The following shows the new group structure:

As part of the new organizational structure, Dr. Francesco De Meo (43) and Dr. Ernst Wastler (48) will join the Management Board of Fresenius AG effective January 1, 2008. Francesco De Meo will be responsible for the business segment Fresenius HELIOS. Ernst Wastler will be in charge of the business segment Fresenius VAMED.

Since July 1, 2000, Dr. Francesco De Meo has served as a managing director of HELIOS Kliniken GmbH with responsibility for personnel and legal affairs. He will succeed Ralf Michels as CEO of HELIOS Kliniken GmbH effective January 1, 2008. Ralf Michels will then become a member of the Supervisory Board of HELIOS Kliniken GmbH.

Ernst Wastler has served as CEO of VAMED AG since July 1, 2001. He joined the company in 1984 and has contributed significantly to the international expansion of VAMED.

As a result of the reorganization, Andreas Gaddum, member of the Management Board of Fresenius AG and responsible for the business segment Fresenius ProServe, will leave the company by mutal agreement effective December 31, 2007. Andreas Gaddum has played a key role in focussing Fresenius ProServe on the hospital business.
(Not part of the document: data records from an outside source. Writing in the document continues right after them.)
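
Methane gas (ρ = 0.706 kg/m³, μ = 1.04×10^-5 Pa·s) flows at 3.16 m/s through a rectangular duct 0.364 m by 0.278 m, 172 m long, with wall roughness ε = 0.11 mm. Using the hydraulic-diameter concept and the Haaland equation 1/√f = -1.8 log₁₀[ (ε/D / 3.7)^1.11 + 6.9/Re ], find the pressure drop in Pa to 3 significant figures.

Hydraulic diameter D_h = 4A/P = 4·(0.364·0.278)/(2·(0.364+0.278)) = 0.4048/1.284 = 0.3152 m.
Re = ρVD_h/μ = 0.706·3.16·0.3152/1.04e-05 = 6.762e+04.
ε/D_h = 0.00011/0.3152 = 0.000349; Haaland gives 1/√f = -1.8 log₁₀[3.4e-05+0.000102] = 6.959, so f = 0.02065.
ΔP = f(L/D_h)(ρV²/2) = 0.02065·172/0.3152·3.525 = 39.71 Pa.

ΔP ≈ 39.7 Pa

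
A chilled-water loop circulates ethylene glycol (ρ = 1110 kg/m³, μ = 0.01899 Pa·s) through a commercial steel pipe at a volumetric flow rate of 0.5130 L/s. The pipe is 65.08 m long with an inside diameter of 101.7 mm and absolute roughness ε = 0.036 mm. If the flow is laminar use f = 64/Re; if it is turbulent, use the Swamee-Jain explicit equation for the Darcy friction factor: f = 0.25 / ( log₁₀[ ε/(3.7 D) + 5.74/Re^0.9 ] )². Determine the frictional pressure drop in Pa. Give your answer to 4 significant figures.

Q = 0.5130 L/s = 0.5130/1000 = 0.000513 m³/s.
Cross-sectional area A = πD²/4 = π(0.1017)²/4 = 0.008123 m²; mean velocity V = Q/A = 0.000513/0.008123 = 0.06315 m/s.
Reynolds number Re = ρVD/μ = 1110 · 0.06315 · 0.1017 / 0.019 = 375.4.
Re < 2300 → laminar flow, so f = 64/Re = 64/375.4 = 0.1705 (the turbulent correlation is not needed).
Darcy-Weisbach: ΔP = f(L/D)(ρV²/2) = 0.1705·(65.08/0.1017)·(1110·0.06315²/2) = 0.1705·639.9·2.213 = 241.5 Pa.

ΔP ≈ 241.5 Pa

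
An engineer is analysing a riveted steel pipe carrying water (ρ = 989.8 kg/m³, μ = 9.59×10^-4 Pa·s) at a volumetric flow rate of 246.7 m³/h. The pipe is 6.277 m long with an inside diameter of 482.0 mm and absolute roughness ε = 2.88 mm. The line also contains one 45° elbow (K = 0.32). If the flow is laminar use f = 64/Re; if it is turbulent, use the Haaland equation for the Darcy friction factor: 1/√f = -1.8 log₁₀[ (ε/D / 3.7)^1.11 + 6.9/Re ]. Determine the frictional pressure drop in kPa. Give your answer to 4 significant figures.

ΔP ≈ 0.05193 kPa

Q = 246.7 m³/h = 246.7/3600 = 0.06853 m³/s.
Cross-sectional area A = πD²/4 = π(0.482)²/4 = 0.1825 m²; mean velocity V = Q/A = 0.06853/0.1825 = 0.3756 m/s.
Reynolds number Re = ρVD/μ = 989.8 · 0.3756 · 0.482 / 0.000959 = 1.868e+05.
Re > 4000 → turbulent. Relative roughness ε/D = 0.00288/0.482 = 0.00598. Haaland: 1/√f = -1.8 log₁₀[(0.00598/3.7)^1.11 + 6.9/1.868e+05] = -1.8 log₁₀[0.000796 + 3.69e-05] = 5.543, so f = 0.03255.
Total minor-loss coefficient ΣK = 1·0.32 = 0.32.
ΔP = [f·L/D + ΣK]·(ρV²/2) = [0.03255·6.277/0.482 + 0.32]·(989.8·0.3756²/2) = [0.4239 + 0.32]·69.8 = 51.93 Pa.
ΔP = 51.93 Pa = 0.05193 kPa.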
In addition, Fresenius announced the appointment of Dr. Jürgen Götz (43) as member of the Management Board of Fresenius AG effective July 1, 2007. Jürgen Götz will be responsible for legal, compliance and personnel affairs. He also will assume the position as Labor Relations Director from Stephan Sturm who will continue to serve as CFO of Fresenius AG.

"The new organizational structure sets the stage for the focused expansion of Fresenius HELIOS and Fresenius VAMED within our group. In addition, we reduce the number of management layers and increase the transparency of the hospital business for our investors. I would like to thank Andreas Gaddum for his significant contributions and his achievements in Fresenius ProServe's strategic realignment. At the same time, I am looking forward to working with Jürgen Götz, Francesco De Meo and Ernst Wastler in the Fresenius Management Board. They have done an outstanding job in their current assignments and are superbly qualified to be part of our senior leadership team as we take the company to the next level", commented Dr. Ulf M. Schneider, Chairman of the Management Board of Fresenius AG.

The Company expects no restructuring costs to result from these organizational changes. Fresenius Group will adjust its financial reporting to the new structure in the first quarter of 2008.

This release contains forward-looking statements that are subject to various risks and uncertainties. Future results could differ materially from those described in these forward-looking statements due to certain factors, e.g. changes in business, economic and competitive conditions, regulatory reforms, results of clinical trials, foreign exchange rate fluctuations, uncertainties in litigation or investigative proceedings, and the availability of financing. Fresenius does not undertake any responsibility to update the forward-looking statements in this release.